Chris: The Changeling is a movie in three parts. The first part it is a ghost story, and I think a spooky and effective one at that. There are memorable scenes in the old house. George C. Scott is pretty good at being the guy who’s getting haunted. The banging, the piano, the broken window…these are all a terrific ratcheting of the tension and director Peter Medak — ever the stylist — shoots it wonderfully.
Tom: Well, if you ever wanted to see George C. Scott ambling stiffly around a dusty old house that’s — surprise! — haunted, this is the movie for you. But without a better set-up or more meaningful stakes, none of this works for me. Witness the terrifying power of a piano key playing itself of a rocking chair rocking or a middle-aged character actress at a seance possessed by a ghost with terrible handwriting! No wonder Ouija boards were invented. Eventually the ghost levels up to unlock the ability to break mirrors, jiggle the desks of senators, kill police detectives, set fire to bannisters, and remotely pilot a wheelchair to terrorize TV actress Trish Van Devere.
There’s a scene where George C. Scott uses his trademark George C. Scott bellow to stop the ghost from slamming doors. It’s like a cross between “you kids stop making such a racket or I’m going to come up there” and his motivational speeches to the Third Army in Patton.
Chris: Old George giving this line, “The worst kind of murder…MURDER FOR PROFIT!” was my personal favorite for combining bad writing with worse delivery.

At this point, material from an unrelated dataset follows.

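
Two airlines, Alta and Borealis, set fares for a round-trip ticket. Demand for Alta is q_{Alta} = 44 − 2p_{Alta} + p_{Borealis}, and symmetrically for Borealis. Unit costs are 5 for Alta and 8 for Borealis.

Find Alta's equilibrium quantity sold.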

In the second part, it’s a ghost detective story. That works almost as well, because the story is interesting and we’re trying to guess along with the the characters as to what went on inside that house. Unfortunately, at this point in the proceedings the script can’t wait to tell us what’s going on and spoils its own mystery too early and too explicitly. At the same time, it gives the ghost an almost omnipotent set of powers, to the point where I’m wondering why it needs George C. Scott at all. (I should say though, that my favorite scene happens at the end of this part, when we get an awesome top-down shot of them digging up the well. Best not to ask how likely it is that someone would let a stranger they’d just met tear a hole in their foundation and just go with it.)
Tom: I love watching characters do research in the olden days before Google. Poring over property records down at city hall? Going to the library to get a librarian to load up a microfiche? It’s like watching characters smoke cigarettes or use phones with rotary dials. “Operator, get me the number for emergency services,” Scott asks from inside a payphone. A payphone! These period pieces can be so quaint. Remember when the local university had a conveniently labeled “Psychic Department”?
Chris: Where do you think Dr. Venkman works? At any rate, the third part is where things fall apart, and not in a very good way. The writers seem to have painted themselves into a corner and give us a conclusion that’s far too tidy (and kind of stupid and rule-breaky, too.) Worse, I think the conclusion is supposed to feel like justice being done. It’s supposed to feel moral, right? I’m not sure that’s the case though. Watching it again, I have to wonder exactly what it is Senator Carmichael’s done wrong here. Did he cover up murder? I guess so. The film hints at it, but never goes deep enough there to make me hate the guy and wish his fate upon him.
The Changeling stacks up a variety of ghost hunter nonsense into one single, spooky whole. There are seances and spirit writing and conveniently effective library searches and astral projection. There’s a secret room and cobwebs and EVP. That the movie manages to tie all that stuff up nicely together in a way that works pretty well is why it’s worth giving this movie a look. That it fizzles out after that promising beginning is a reason to wish it had done more.
Tom: Look, a Kliban cat! I haven’t seen one of those guys in a while.
That was my favorite scene for how it expresses one of the central tenets of acting. Namely, never share the stage with children, animals, or a Kliban cat.